Students in the “Sociology of Aging and the Life” Course at Virginia Commonwealth University in Richmond have been conducting research and sprucing up East End Cemetery in the city where thousands of African Americans were buried as long ago as 1880. While clearing away brush, trash, and weeds the students came across several headstones that had been obscured. As part of the project, the students are recording names and birth and death dates from as many grave markers as they can find. To date, roughly 700 out of an estimated 13,000 have been recorded.
Susan Bodnar-Green, an assistant professor of sociology at Virginia Commonwealth University, reports that “we are using the cemetery as a place to obtain data to examine things such as demographic transition, racial disparities in morbidity and mortality and to examine concepts such as infant mortality, and gender and class differences in life expectancy.” In one area of the cemetery, students found the gravesites of 65 to 75 babies, aged between newborns and around 2 years old, all between 1960 and 1964.

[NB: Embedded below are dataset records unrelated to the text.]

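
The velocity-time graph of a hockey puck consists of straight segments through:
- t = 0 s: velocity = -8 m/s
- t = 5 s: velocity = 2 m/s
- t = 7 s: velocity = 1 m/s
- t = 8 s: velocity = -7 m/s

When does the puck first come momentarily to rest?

v changes sign on 0–5 s (from -8 to 2); the graph is linear there, so v = 0 at t = 0 + (8)·(5 − 0)/(2 − -8) = 4 s.

t = 4 s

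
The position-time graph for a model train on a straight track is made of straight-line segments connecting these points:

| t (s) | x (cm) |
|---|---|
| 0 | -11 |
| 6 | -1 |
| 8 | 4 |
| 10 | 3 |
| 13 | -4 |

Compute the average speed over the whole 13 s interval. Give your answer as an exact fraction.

23/13 cm/s

Average speed = (total path length)/(elapsed time); on a piecewise-linear x-t graph the path length is Σ|Δx|.
0–6 s: |Δx| = |-1 − -11| = 10 cm
6–8 s: |Δx| = |4 − -1| = 5 cm
8–10 s: |Δx| = |3 − 4| = 1 cm
10–13 s: |Δx| = |-4 − 3| = 7 cm
Total path = 23 cm; average speed = 23/13 = 23/13 cm/s.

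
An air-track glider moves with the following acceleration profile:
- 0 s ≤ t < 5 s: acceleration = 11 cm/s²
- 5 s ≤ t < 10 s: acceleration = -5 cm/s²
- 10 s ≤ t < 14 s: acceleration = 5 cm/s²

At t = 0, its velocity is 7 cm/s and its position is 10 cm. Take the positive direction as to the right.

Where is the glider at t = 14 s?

618 cm

On each constant-a segment, Δv = aΔt and Δx = v₀Δt + ½aΔt²; chain segment to segment.
0–5 s: v starts 7 cm/s; Δx = 7·5 + ½·11·5² = 172.5 cm; v ends 62 cm/s.
5–10 s: v starts 62 cm/s; Δx = 62·5 + ½·-5·5² = 247.5 cm; v ends 37 cm/s.
10–14 s: v starts 37 cm/s; Δx = 37·4 + ½·5·4² = 188 cm; v ends 57 cm/s.
x(14) = 10 + Σ Δx = 618 cm.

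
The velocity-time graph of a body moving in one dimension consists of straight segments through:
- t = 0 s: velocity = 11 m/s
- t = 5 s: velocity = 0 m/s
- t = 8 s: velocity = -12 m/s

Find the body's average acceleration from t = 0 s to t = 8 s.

-2.875 m/s²

Average acceleration = Δv/Δt = (-12 − 11)/(8 − 0) = -2.875 m/s².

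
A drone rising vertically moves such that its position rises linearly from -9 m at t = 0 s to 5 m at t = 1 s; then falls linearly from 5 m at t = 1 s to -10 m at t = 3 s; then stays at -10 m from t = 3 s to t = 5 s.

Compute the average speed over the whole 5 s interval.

5.8 m/s

Average speed = (total path length)/(elapsed time); on a piecewise-linear x-t graph the path length is Σ|Δx|.
0–1 s: |Δx| = |5 − -9| = 14 m
1–3 s: |Δx| = |-10 − 5| = 15 m
3–5 s: |Δx| = |-10 − -10| = 0 m
Total path = 29 m; average speed = 29/5 = 5.8 m/s.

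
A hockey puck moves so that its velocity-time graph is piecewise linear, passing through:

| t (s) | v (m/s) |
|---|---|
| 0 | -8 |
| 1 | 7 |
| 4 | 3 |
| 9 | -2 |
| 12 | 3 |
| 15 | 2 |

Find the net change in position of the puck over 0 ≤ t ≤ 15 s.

26 m

Displacement is the signed area under the v-t curve.
0–1 s: ½(-8 + 7)(1) = -0.5 m
1–4 s: ½(7 + 3)(3) = 15 m
4–9 s: ½(3 + -2)(5) = 2.5 m
9–12 s: ½(-2 + 3)(3) = 1.5 m
12–15 s: ½(3 + 2)(3) = 7.5 m
Net displacement = 26 m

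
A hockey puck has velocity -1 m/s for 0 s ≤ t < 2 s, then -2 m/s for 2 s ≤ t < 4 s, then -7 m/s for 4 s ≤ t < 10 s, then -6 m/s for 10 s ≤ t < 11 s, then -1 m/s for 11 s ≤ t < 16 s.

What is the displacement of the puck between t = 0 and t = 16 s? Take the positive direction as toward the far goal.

-59 m

Displacement is the signed area under the v-t curve.
0–2 s: -1 × 2 = -2 m
2–4 s: -2 × 2 = -4 m
4–10 s: -7 × 6 = -42 m
10–11 s: -6 × 1 = -6 m
11–16 s: -1 × 5 = -5 m
Net displacement = -59 m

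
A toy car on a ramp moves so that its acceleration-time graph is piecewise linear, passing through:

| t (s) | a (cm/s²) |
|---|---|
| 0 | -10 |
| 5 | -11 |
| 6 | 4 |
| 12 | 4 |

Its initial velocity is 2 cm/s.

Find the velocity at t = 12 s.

-30 cm/s

Δv equals the area under the a-t graph; then v = v₀ + Δv.
0–5 s: ½(-10 + -11)(5) = -52.5 cm/s
5–6 s: ½(-11 + 4)(1) = -3.5 cm/s
6–12 s: 4 × 6 = 24 cm/s
Δv = -32 cm/s, so v(12) = 2 + (-32) = -30 cm/s.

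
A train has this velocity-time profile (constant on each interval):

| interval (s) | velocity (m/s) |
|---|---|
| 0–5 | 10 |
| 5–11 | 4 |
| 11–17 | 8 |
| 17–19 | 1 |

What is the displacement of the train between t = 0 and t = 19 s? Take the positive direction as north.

Displacement is the signed area under the v-t curve.
0–5 s: 10 × 5 = 50 m
5–11 s: 4 × 6 = 24 m
11–17 s: 8 × 6 = 48 m
17–19 s: 1 × 2 = 2 m
Net displacement = 124 m

124 m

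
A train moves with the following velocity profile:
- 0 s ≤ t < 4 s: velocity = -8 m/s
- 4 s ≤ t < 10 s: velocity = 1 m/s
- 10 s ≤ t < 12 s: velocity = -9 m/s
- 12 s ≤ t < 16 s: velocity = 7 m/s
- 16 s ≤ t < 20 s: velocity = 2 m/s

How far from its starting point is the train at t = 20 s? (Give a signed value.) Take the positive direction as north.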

The project’s other goal, she said, is to help reclaim the dignity of the individuals buried in East End Cemetery, and to underscore how the ways in which people are treated in life are often reflected in the ways they are treated in death. “Institutional structures such as racism, exclusion and white supremacy not only affected individuals during life, it has been carried over into death as exemplified by the neglect and indifference to our city’s Black cemeteries,” Dr. Bodnar-Green said. “Right down the road from the East End and Evergreen cemeteries is Oakwood Cemetery which is being carefully cared for and tended, especially the interment sites of the wealthy and Confederate soldiers. This is a profound commentary on how we value certain people and not others.”